Ma i rapporti fra l’Egitto e Hamas si sono deteriorati non soltanto in conseguenza della costruzione del muro sotterraneo. Il regime egiziano è sempre stato desideroso di riaffermare il proprio ruolo nel mondo arabo, e di risolvere il più rapidamente possibile la questione palestinese al fine di sbarazzarsi di un focolaio di instabilità ai propri confini. A tale scopo, esso ha a lungo cercato di mediare un accordo di riconciliazione tra Fatah e Hamas, chiedendo però delle condizioni ritenute inaccettabili da quest’ultimo. Il Cairo ha anche cercato di negoziare la liberazione del soldato israeliano Gilad Shalit, prigioniero di Hamas dal giugno del 2006, ma senza successo.
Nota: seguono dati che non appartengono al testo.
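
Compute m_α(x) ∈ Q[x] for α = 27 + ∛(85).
m_α(x) = x^3 - 81x^2 + 2187x - 19768

Set β = α - 27 = ∛(85), so β^3 = 85. Then (α - 27)^3 - 85 = 0, i.e. α is a root of g(x) = (x - 27)^3 - 85 = x^3 - 81x^2 + 2187x - 19768. Since g(x) = h(x - 27) where h(x) = x^3 - 85, and h is irreducible over Q (because 85 is not a perfect cube, so h has no rational root, and a monic cubic with no rational root is irreducible), g is also irreducible (irreducibility is preserved under the substitution x → x - 27). Hence m_α(x) = x^3 - 81x^2 + 2187x - 19768.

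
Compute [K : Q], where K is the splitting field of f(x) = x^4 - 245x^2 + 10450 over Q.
[K : Q] = 4

Solving the quadratic in x^2: x^2 = (245 ± √(245^2 - 4·10450))/2 = (245 ± √18225)/2 = (245 ± 135)/2, giving x^2 = 55 or x^2 = 190. So f(x) = (x^2 - 55)(x^2 - 190) and the roots of f are ±√55, ±√190. Hence the splitting field is K = Q(√55, √190). Since 55 and 190 are distinct squarefree integers > 1, their product 10450 is not a perfect square, so √190 ∉ Q(√55). By the tower law [K:Q] = [Q(√55,√190):Q(√55)] · [Q(√55):Q] = 2 · 2 = 4.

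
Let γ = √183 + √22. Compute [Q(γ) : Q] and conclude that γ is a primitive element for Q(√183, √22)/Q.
[Q(γ) : Q] = 4 (equivalently, Q(γ) = Q(√183, √22))

Obviously Q(γ) ⊆ Q(√183, √22), and [Q(√183, √22):Q] = 4 (since 183, 22 are distinct squarefree integers > 1 with 4026 not a perfect square). To show equality we compute the minimal polynomial of γ. From γ = √183 + √22: γ^2 = 183 + 2√(4026) + 22 = 205 + 2√(4026), so γ^2 - 205 = 2√(4026); squaring, (γ^2 - 205)^2 = 4·4026, i.e. γ^4 - 410γ^2 + 42025 - 16104 = 0, i.e. γ^4 - 410γ^2 + 25921 = 0. So γ is a root of x^4 - 410x^2 + 25921. This polynomial is irreducible over Q: it has no rational root (each ±√183 ± √22 is irrational), and any factorization into two quadratics over Q would force √(4026) ∈ Q (pairing opposite roots) or √183, √22 ∈ Q (other pairings), all impossible. Hence [Q(γ):Q] = 4 = [Q(√183, √22):Q], so Q(γ) = Q(√183, √22).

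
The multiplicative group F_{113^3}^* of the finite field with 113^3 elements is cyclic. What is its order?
|F_{113^3}^*| = 1442896

F_{113^3} has 113^3 = 1442897 elements; its multiplicative group consists of all nonzero elements, so |F_{113^3}^*| = 1442897 - 1 = 1442896. (It is cyclic since any finite subgroup of the multiplicative group of a field is cyclic.)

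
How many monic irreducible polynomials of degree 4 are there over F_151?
There are 129965700 monic irreducible polynomials of degree 4 over F_151

Each element of F_{151^4} that lies in no proper subfield is a root of exactly one monic irreducible of degree 4 over F_151, and each such polynomial has 4 distinct roots in F_{151^4}. By Möbius inversion the count is N_151(4) = (1/4) Σ_{d|4} μ(4/d) · 151^d = (1/4)(μ(4)·151^1 + μ(2)·151^2 + μ(1)·151^4) = 519862800/4 = 129965700.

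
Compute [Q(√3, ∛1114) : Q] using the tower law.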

Questa mediazione è ora passata in mani tedesche.
Il regime egiziano accusa ora Hamas di rappresentare una minaccia per la propria sicurezza nazionale. Il movimento islamico palestinese è accusato di aver concentrato le proprie proteste sulla chiusura del valico di Rafah, sul confine meridionale di Gaza controllato dall’Egitto, invece che sull’embargo israeliano, compromettendo in questo modo l’immagine dell’Egitto nel mondo arabo. Inoltre, ricevendo finanziamenti da Teheran, Hamas viene tacciato di essere una pedina nelle mani del regime iraniano ostile al fronte dei cosiddetti paesi arabi “moderati”, di cui l’Egitto fa parte. Molti giornalisti vicini al regime egiziano danno grande risalto a questa accusa. Vi è però chi ha ricordato che Hamas fu gettato tra le braccia dell’Iran dagli stessi paesi arabi moderati, i quali all’indomani della vittoria elettorale del movimento islamico palestinese (avvenuta a seguito di consultazioni ritenute ampiamente democratiche), lo hanno boicottato non meno di quanto hanno fatto Israele, l’Europa e gli Stati Uniti.
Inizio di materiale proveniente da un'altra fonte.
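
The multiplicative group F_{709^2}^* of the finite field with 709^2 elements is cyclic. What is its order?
|F_{709^2}^*| = 502680

F_{709^2} has 709^2 = 502681 elements; its multiplicative group consists of all nonzero elements, so |F_{709^2}^*| = 502681 - 1 = 502680. (It is cyclic since any finite subgroup of the multiplicative group of a field is cyclic.)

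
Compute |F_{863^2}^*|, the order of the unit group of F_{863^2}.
|F_{863^2}^*| = 744768

F_{863^2} has 863^2 = 744769 elements; its multiplicative group consists of all nonzero elements, so |F_{863^2}^*| = 744769 - 1 = 744768. (It is cyclic since any finite subgroup of the multiplicative group of a field is cyclic.)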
Secondo alcuni, la retorica anti-iraniana adottata dal Cairo, in relazione alla sua ostilità nei confronti di Hamas, è da un lato indice dell’asprezza della contrapposizione che vede paesi arabi come l’Egitto, l’Arabia Saudita e la Giordania schierati contro l’Iran; ma, dall’altro, è un tentativo del regime egiziano di dissimulare le vere ragioni che lo spingono a considerare Hamas come un nemico. Quest’ultimo è infatti un esponente di quell’Islam politico che ha sempre spaventato i regimi arabi, ed ha uno stretto legame con i Fratelli Musulmani, il principale movimento di opposizione in Egitto, sebbene non riconosciuto a livello ufficiale. Il Cairo teme inoltre – secondo molti analisti, a ragione – che Israele stia cercando di sbarazzarsi delle sue responsabilità di potenza occupante, che la obbligano ad assicurare il benessere della popolazione di Gaza, scaricando il fardello di questa popolazione sulle spalle dell’Egitto.
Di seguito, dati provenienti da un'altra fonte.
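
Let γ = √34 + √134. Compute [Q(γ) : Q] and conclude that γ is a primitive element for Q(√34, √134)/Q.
[Q(γ) : Q] = 4 (equivalently, Q(γ) = Q(√34, √134))

Obviously Q(γ) ⊆ Q(√34, √134), and [Q(√34, √134):Q] = 4 (since 34, 134 are distinct squarefree integers > 1 with 4556 not a perfect square). To show equality we compute the minimal polynomial of γ. From γ = √34 + √134: γ^2 = 34 + 2√(4556) + 134 = 168 + 2√(4556), so γ^2 - 168 = 2√(4556); squaring, (γ^2 - 168)^2 = 4·4556, i.e. γ^4 - 336γ^2 + 28224 - 18224 = 0, i.e. γ^4 - 336γ^2 + 10000 = 0. So γ is a root of x^4 - 336x^2 + 10000. This polynomial is irreducible over Q: it has no rational root (each ±√34 ± √134 is irrational), and any factorization into two quadratics over Q would force √(4556) ∈ Q (pairing opposite roots) or √34, √134 ∈ Q (other pairings), all impossible. Hence [Q(γ):Q] = 4 = [Q(√34, √134):Q], so Q(γ) = Q(√34, √134).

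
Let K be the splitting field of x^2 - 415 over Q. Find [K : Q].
[K : Q] = 2

f(x) = x^2 - 415 factors as (x - √415)(x + √415). The splitting field is K = Q(√415). Since 415 is squarefree and > 1, it is not a perfect square, so x^2 - 415 is irreducible over Q and [Q(√415) : Q] = 2. Hence [K : Q] = 2.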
Il regime egiziano si vede dunque minacciato da questi potenziali pericoli [5], in un momento particolare della sua evoluzione. E’ ormai opinione largamente condivisa che il presidente Hosni Mubarak stia preparando le condizioni per permettere la trasmissione ereditaria del potere al figlio Gamal. Questo delicato passaggio si preannuncia però tutt’altro che scontato, poiché stanno emergendo in Egitto diverse forze che vi si oppongono. In un momento così critico, il regime egiziano vede sminuito il proprio ruolo regionale a causa dell’insuccesso della sua mediazione sul fronte palestinese, e vede gravemente macchiata la sua reputazione agli occhi del proprio popolo, e degli arabi in generale, a causa della costruzione di un muro sotterraneo che ha l’obiettivo di strangolare i fratelli palestinesi di Gaza. D’altra parte, secondo gli oppositori del regime [1], è proprio il carattere non democratico di quest’ultimo, e dunque il fatto che esso non ha una legittimazione popolare, che lo obbliga a sottostare ai diktat di Israele e degli USA per garantirsi dei protettori, anche al prezzo di sacrificare la questione palestinese.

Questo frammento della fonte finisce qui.